“Hoje basta ter 18 anos e seis meses de formação para poder ser polícia com uma arma de 9 mm na mão”
O presidente da Associação Sindical dos Profissionais da Polícia (ASPP/PSP), maior sindicato da Polícia de Segurança Pública, reagiu esta sexta-feira ao relatório anual da Inspeção-Geral da Administração Interna (IGAI), que revelou ter recebido 1.511 queixas contra forças de segurança em 2024, o valor mais alto da última década. Destes, 742 visaram agentes da PSP, o maior número entre todas as forças.
Em declarações ao DN, Paulo Jorge Santos, presidente da ASPP, refere que é necessário ir além da leitura imediata dos número de queixas: “Temos dito várias vezes, sempre que saem estes relatórios, que as pessoas valorizam o número de queixas ou processos, mas esquecem muitas vezes da conclusão desses processos”, afirmou. “O número de agentes efetivamente punidos é muito reduzido face às queixas que as pessoas, legitimamente, apresentam, e isso quer dizer algo.”
Segundo o relatório da IGAI, apesar das centenas de queixas, apenas nove agentes da PSP foram suspensos em 2024, e nenhum foi expulso. Para Paulo Santos, este dado reforça que “a maior parte dos polícias, se não todos, atuam nos princípios éticos e da boa fé.”
O líder sindical reconhece, no entanto, que a PSP, “tal como todas as profissões, terá os seus problemas”, mas considera que é necessário compreender os contextos que se escondem por detrás das estatísticas.
“Além dos números, temos de perceber os contextos sociais que vivemos e as dinâmicas sociais da profissão, assim como o trabalho que as polícias fazem junto das pessoas e das comunidades, além da falta de meios de que a PSP tem vindo a sofrer há muito tempo”, aponta, reforçando que “temos de perceber que o serviço policial é exigente, complexo e requer muitas intervenções de proximidade em contextos cada vez mais sensíveis”.
Exemplificando, apontou que a polícia é colocada na linha da frente da aplicação de normas que não define. “Vou-lhe dar um exemplo”, diz o presidente da ASPP/PSP: “Ontem foi aprovado um novo código de conduta no município Albufeira [que visa proibir excessos comportamentais e nudez parcial nas ruas]. Quem vai zelar pelo cumprimento desse código de conduta? As polícias. E quem vai levar com as queixas dos cidadãos descontentes com o código de conduta? As polícias. Não é a entidade administrativa.”

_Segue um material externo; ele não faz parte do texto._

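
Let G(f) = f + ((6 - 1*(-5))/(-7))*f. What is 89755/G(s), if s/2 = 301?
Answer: -89755/344 ≈ -260.92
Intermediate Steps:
s = 602 (s = 2*301 = 602)
G(f) = -4*f/7 (G(f) = f + ((6 + 5)*(-⅐))*f = f + (11*(-⅐))*f = f - 11*f/7 = -4*f/7)
89755/G(s) = 89755/((-4/7*602)) = 89755/(-344) = 89755*(-1/344) = -89755/344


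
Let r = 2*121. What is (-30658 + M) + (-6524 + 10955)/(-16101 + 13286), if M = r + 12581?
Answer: -50209956/2815 ≈ -17837.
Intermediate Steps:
r = 242
M = 12823 (M = 242 + 12581 = 12823)
(-30658 + M) + (-6524 + 10955)/(-16101 + 13286) = (-30658 + 12823) + (-6524 + 10955)/(-16101 + 13286) = -17835 + 4431/(-2815) = -17835 + 4431*(-1/2815) = -17835 - 4431/2815 = -50209956/2815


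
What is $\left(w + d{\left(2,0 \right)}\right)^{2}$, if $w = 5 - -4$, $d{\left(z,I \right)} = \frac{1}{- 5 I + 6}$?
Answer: $\frac{3025}{36} \approx 84.028$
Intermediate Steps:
$d{\left(z,I \right)} = \frac{1}{6 - 5 I}$
$w = 9$ ($w = 5 + 4 = 9$)
$\left(w + d{\left(2,0 \right)}\right)^{2} = \left(9 - \frac{1}{-6 + 5 \cdot 0}\right)^{2} = \left(9 - \frac{1}{-6 + 0}\right)^{2} = \left(9 - \frac{1}{-6}\right)^{2} = \left(9 - - \frac{1}{6}\right)^{2} = \left(9 + \frac{1}{6}\right)^{2} = \left(\frac{55}{6}\right)^{2} = \frac{3025}{36}$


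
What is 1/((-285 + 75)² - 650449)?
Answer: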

Sobre a formação ética e comportamental dos agentes, Paulo Santos defende que é essencial reforçá-la, mas alerta para a falta de efetivos: “Apostar na formação é importante, mas para isso é preciso ter polícias. E nós estamos no limite em termos de recursos, humanos e não só.”
O dirigente sindical recusa uma alegada "cultura de impunidade" nas forças de segurança e realça a importância de estes relatórios não servirem para desacreditar as forças policias junto da população. “Isso depende, lá está, da leitura que se faz destes relatórios, que eu quero acreditar que sejam justos, equilibrados, transparentes e com o propósito de melhorar a profissão. O que quero transmitir à população, e temo-lo feito sempre, é que não olhemos para os polícias como alguém que quer prejudicar os cidadãos. Pelo contrário. A nossa missão é protegê-los e colocamos todos os dias a nossa vida em risco para o fazer”, diz.
Lembrando que “a ASPP foi, já há 40 e tal anos, a principal responsável pela criação de um código deontológico e ético para a PSP”, Paulo Santos garante que o sindicato está sempre disponível para colaborar com o Ministério da Administração Interna na definição de políticas que melhorem o setor. E as quais, diz, têm vindo a ser defendidas pelos sindicatos desde há muito: “Passam sobretudo por melhores condições de trabalho e dignificação das carreiras, até para reforçar a legitimidade para esse escrutínio da atividade policial . Temos insistido na importância da formação e de maior exigência nas condições de acesso à profissão. Hoje basta ter 18 anos e seis ou sete meses de formação para se ser enviado para o policiamento de áreas sensíveis com uma arma de 9 mm na mão. Isto é correto?”